Jesus invites us to a different way. Jesus tells us to love God first. Jesus tells us to love our neighbors as ourselves. Jesus calls us to a life of sacrifice.
But how can we hear, and accept, and hold on to Jesus’ invitation when we are constantly bombarded with a very different set of messages? That was what my spiritual director and I talked about last week. And that was the question I brought to our gospel reading. Thankfully, our reading has the beginnings of an answer!
First, a bit of context. First-century Jews, who were a minority in the Roman Empire, had two basic options. They could reject Roman values altogether in an effort to remain faithful to their religious tradition. They could turn inward. Or they could abandon parts of their tradition in order to be good Romans. They could turn outward.
How about Jesus’ family? When Jesus was forty days old, Mary and Joseph took him to the temple in Jerusalem to offer the sacrifices required by the law. That took commitment. They had to walk twelve miles round trip, with a newborn, to make this sacrifice.
Not only that. While at the temple, Mary and Joseph met a pair of prophets who looked “forward to the consolation of Israel” and the “redemption of Jerusalem.”
Clearly from his birth, Jesus was firmly rooted in the practices and hopes of his religious tradition.
What about the larger Roman world? We would expect anyone who grew up in such a traditional household to turn inward, to be hostile to Gentiles, that is, to non-Jews. But that is not what Luke tells us. The prophet in our reading who looked forward to the consolation of Israel proclaimed that Christ came, not only “for glory to [God’s] people Israel,” but also as “a light for revelation to the Gentiles.”
Jesus’ commitment to the practices of his religious tradition did not imply turning away from people who were different from him. Exactly the opposite. Jesus was faithful to his religious tradition and, in that very faithfulness, managed to offer good news to people outside his religious tradition. Jesus was a practicing Jew who shined as a light in the Roman Empire.
Our calling today is similar.
In some important ways, American culture offers a seductive alternative to Christian values. It would be easy to abandon our tradition and embrace the American preoccupation with efficiency, consumption, and self-interest. A lot of people do, including many who call themselves Christian.
Or we might simply condemn America as un-Christian and take shelter in a self-imposed religious ghetto.
But Jesus shows us a third way.
Jesus calls us to remain rooted in our religious tradition, in the practices that define us as who we are and who we want to be. Jesus calls us to practice our faith day by day, even when it is not perfectly convenient, even when we don’t much feel like it.

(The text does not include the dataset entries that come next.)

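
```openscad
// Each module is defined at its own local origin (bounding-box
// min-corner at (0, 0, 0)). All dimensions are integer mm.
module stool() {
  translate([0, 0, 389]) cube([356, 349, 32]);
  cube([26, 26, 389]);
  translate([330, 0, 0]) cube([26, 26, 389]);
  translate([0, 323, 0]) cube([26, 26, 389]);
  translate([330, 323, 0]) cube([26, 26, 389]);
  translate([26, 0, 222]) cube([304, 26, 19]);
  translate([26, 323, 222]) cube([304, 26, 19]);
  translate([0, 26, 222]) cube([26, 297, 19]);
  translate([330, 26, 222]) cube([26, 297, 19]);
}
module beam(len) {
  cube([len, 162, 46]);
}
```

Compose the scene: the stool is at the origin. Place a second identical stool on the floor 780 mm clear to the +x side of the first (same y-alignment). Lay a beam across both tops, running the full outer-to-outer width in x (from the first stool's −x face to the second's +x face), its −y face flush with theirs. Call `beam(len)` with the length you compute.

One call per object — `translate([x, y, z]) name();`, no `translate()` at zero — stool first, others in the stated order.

stool();
translate([1136, 0, 0]) stool();
translate([0, 0, 421]) beam(1492);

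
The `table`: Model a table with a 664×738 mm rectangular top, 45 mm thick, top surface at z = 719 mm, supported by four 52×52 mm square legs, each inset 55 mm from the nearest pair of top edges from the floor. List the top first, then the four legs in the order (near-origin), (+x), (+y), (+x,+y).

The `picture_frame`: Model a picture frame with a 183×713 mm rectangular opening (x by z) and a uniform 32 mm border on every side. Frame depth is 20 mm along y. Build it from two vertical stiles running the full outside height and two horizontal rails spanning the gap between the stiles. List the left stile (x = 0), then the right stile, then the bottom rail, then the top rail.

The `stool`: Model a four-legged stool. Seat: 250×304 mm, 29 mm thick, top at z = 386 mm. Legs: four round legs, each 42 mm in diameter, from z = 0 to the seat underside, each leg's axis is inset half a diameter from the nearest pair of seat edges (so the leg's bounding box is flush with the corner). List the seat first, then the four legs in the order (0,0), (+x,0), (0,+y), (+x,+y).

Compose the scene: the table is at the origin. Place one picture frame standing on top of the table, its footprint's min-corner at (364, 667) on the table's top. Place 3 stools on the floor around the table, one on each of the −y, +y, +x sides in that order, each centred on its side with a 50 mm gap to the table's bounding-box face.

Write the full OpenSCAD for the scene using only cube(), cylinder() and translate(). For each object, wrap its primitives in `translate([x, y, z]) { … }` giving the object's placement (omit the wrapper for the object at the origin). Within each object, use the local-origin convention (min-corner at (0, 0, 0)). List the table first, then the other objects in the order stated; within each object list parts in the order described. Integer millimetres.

translate([0, 0, 674]) cube([664, 738, 45]);
translate([55, 55, 0]) cube([52, 52, 674]);
translate([557, 55, 0]) cube([52, 52, 674]);
translate([55, 631, 0]) cube([52, 52, 674]);
translate([557, 631, 0]) cube([52, 52, 674]);
translate([364, 667, 719]) {
  cube([32, 20, 777]);
  translate([215, 0, 0]) cube([32, 20, 777]);
  translate([32, 0, 0]) cube([183, 20, 32]);
  translate([32, 0, 745]) cube([183, 20, 32]);
}
translate([207, -354, 0]) {
  translate([0, 0, 357]) cube([250, 304, 29]);
  translate([21, 21, 0]) cylinder(h = 357, r = 21);
  translate([229, 21, 0]) cylinder(h = 357, r = 21);
  translate([21, 283, 0]) cylinder(h = 357, r = 21);
  translate([229, 283, 0]) cylinder(h = 357, r = 21);
}
translate([207, 788, 0]) {
  translate([0, 0, 357]) cube([250, 304, 29]);
  translate([21, 21, 0]) cylinder(h = 357, r = 21);
  translate([229, 21, 0]) cylinder(h = 357, r = 21);
  translate([21, 283, 0]) cylinder(h = 357, r = 21);
  translate([229, 283, 0]) cylinder(h = 357, r = 21);
}
translate([714, 217, 0]) {
  translate([0, 0, 357]) cube([250, 304, 29]);
  translate([21, 21, 0]) cylinder(h = 357, r = 21);
  translate([229, 21, 0]) cylinder(h = 357, r = 21);
  translate([21, 283, 0]) cylinder(h = 357, r = 21);
  translate([229, 283, 0]) cylinder(h = 357, r = 21);
}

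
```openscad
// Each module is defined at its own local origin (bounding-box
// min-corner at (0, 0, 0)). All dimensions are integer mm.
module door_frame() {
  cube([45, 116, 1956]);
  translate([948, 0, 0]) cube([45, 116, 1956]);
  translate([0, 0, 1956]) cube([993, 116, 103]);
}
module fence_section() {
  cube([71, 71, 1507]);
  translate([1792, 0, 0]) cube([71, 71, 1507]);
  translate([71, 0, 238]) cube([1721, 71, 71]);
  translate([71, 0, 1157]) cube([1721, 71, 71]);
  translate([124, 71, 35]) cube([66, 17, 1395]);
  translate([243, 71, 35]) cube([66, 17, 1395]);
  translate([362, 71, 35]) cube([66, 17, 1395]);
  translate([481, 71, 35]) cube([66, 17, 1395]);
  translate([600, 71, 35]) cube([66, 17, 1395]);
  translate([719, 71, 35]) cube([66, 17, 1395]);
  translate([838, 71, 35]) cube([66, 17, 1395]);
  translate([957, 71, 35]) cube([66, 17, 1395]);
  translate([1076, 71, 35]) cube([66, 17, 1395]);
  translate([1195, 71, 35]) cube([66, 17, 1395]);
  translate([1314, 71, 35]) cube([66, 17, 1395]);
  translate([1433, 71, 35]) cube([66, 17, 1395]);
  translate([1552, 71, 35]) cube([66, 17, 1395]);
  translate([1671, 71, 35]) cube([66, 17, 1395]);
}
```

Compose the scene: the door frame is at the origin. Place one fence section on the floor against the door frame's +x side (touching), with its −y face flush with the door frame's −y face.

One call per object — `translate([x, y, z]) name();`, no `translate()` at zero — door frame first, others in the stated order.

door_frame();
translate([993, 0, 0]) fence_section();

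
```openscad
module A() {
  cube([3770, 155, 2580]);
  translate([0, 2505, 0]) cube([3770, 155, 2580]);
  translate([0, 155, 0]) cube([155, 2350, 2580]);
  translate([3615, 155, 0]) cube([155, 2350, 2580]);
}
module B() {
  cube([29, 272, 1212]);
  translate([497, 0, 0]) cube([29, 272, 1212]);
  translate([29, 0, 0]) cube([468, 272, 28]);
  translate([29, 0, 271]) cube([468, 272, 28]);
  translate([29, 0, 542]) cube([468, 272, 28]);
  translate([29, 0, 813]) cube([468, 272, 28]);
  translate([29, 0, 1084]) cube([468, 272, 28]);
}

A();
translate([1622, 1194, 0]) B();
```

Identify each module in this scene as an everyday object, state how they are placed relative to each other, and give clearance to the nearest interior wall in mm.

Clearances: x = 1467, y = 1039; minimum 1039 mm.

A is a house frame. B is a bookshelf. The bookshelf sits inside the house frame, centred. The clearance to the nearest interior wall is 1039 mm.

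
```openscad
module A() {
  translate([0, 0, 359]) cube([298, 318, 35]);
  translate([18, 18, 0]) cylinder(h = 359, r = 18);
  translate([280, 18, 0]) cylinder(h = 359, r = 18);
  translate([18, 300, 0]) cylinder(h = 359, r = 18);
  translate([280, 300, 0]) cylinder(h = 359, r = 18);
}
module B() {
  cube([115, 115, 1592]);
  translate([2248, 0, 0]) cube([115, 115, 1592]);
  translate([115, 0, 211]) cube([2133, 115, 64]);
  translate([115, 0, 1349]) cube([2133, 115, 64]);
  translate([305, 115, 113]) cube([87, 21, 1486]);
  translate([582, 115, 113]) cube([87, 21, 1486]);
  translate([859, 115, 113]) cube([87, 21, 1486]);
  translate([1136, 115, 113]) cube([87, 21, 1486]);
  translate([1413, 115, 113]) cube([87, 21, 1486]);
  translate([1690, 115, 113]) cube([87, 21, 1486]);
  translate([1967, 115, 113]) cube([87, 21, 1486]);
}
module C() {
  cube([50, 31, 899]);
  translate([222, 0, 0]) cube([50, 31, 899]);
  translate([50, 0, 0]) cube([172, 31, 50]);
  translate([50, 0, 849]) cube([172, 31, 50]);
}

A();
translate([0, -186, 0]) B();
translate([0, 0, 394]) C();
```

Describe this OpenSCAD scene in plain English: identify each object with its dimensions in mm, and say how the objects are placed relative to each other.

A is a four-legged stool. The seat is 298×318 mm, 35 mm thick, top at z = 394 mm. It stands on four round legs, each 36 mm in diameter, from z = 0 to the seat underside, each leg's axis is inset half a diameter from the nearest pair of seat edges (so the leg's bounding box is flush with the corner).

B is a fence section. Two 115×115 mm posts, 1592 mm tall, stand on the floor with a clear span of 2133 mm between their inner faces. Two horizontal rails of 115×64 mm section span the gap between the posts with their undersides at z = 211 mm and z = 1349 mm, flush with the posts' −y face. 7 pickets, each 87 mm wide, 21 mm thick and 1486 mm tall, are fixed to the +y face of the rails with their bottoms at z = 113 mm, evenly spaced across the span with equal gaps (rounded down to the nearest mm) at the −x end and between each pair — any rounding remainder accumulates at the +x end.

C is a rectangular picture frame lying in the x–z plane (depth along y). The opening is 172 mm wide (x) by 799 mm tall (z), surrounded by a border 50 mm wide on all four sides. The frame is 31 mm deep and is made of two full-height vertical stiles with two horizontal rails fitted between them.

The fence section is on the floor beside the stool on its −y side. The picture frame is on top of the stool.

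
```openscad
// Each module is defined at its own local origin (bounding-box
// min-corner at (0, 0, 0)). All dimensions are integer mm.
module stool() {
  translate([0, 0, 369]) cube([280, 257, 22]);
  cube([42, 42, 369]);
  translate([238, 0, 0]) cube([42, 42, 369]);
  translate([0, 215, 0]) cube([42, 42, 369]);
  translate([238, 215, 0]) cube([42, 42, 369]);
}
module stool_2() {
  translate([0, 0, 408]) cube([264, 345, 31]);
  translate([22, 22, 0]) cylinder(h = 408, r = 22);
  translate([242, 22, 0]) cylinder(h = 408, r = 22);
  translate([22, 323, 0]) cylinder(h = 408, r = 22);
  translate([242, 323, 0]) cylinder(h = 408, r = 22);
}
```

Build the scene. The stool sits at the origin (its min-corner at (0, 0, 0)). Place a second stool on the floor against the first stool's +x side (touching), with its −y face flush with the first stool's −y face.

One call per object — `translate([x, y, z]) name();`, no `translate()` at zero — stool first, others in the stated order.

stool();
translate([280, 0, 0]) stool_2();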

Regular practice is the only way we can resist those cultural values that compromise Christian faith and life. Regular practice is how we cultivate love for God and neighbor. Regular practice is how we prepare ourselves to take up our cross and follow Christ.
At the same time, Jesus calls us to remain engaged with the larger culture around us, to shine as lights in the world, to embrace God’s mission to change the world from the nightmare it is for so many into the dream that God has for it.
Christ calls us to be agents of God’s grace and love in the world. But to be agents of authentic grace and love, to have truly good news to share, we need to be spending time in prayer and worship. Prayer and worship is not an alternative to true and effective engagement in the world, Prayer and worship is the necessary preparation for doing God’s work in the world.
And so my prayer for us is that we practice our faith, just as Jesus’ family did. And I pray that we shine as lights in God’s world. In Christ’s name. Amen.